What if replace $\dfrac{m}{m+n}$ with $\dfrac{ m}{|m| + n } $? Do we get the same result if we impose $m \in \mathbb{Z}$. We see that $\sup A$ is still $1$ but now isnt it $\inf A = – \infty$?
Best Answer
Your first line shows only that $\sup A\le 1$; it does not rule out the possibility that $\sup A<1$. However, for any $\epsilon>0$ there is an $m\in\Bbb Z^+$ such that $\frac1m<\epsilon$, and
$$\frac{m}{m+1}=1-\frac1{m+1}>1-\frac1m>1-\epsilon\;,$$
where $\frac{m}{m+1}\in A$, which shows that $\sup A\ge 1$. Combining the inequalities, we have $\sup A=1$.

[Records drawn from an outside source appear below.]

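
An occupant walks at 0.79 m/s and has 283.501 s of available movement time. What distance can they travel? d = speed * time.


d = 0.79 * 283.501 = 223.97 m

223.97 m


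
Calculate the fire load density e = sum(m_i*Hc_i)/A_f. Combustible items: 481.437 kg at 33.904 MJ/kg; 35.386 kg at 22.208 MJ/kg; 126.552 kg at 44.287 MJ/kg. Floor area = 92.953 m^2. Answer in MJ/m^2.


Total energy = 481.437*33.904 + 35.386*22.208 + 126.552*44.287
= 16322.64 + 785.8523 + 5604.608
= 22713.10 MJ
e = 22713.10 / 92.953 = 244.35 MJ/m^2

244.35 MJ/m^2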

If instead we take $m=1$, we can use the same argument to show that $\inf A\le 0$: for any $\epsilon>0$ there is an $n\in\Bbb Z^+$ such that $\frac1n<\epsilon$, and
$$\frac1{n+1}<\frac1n<\epsilon\;,$$
where $\frac1{n+1}\in A$. On the other hand, $\frac{m}{m+n}>0$ for all $m,n\in\Bbb Z^+$, so $\inf A\ge 0$, and we conclude that $\inf A=0$. Note that there is no reason to consider cases or to break $A$ into parts.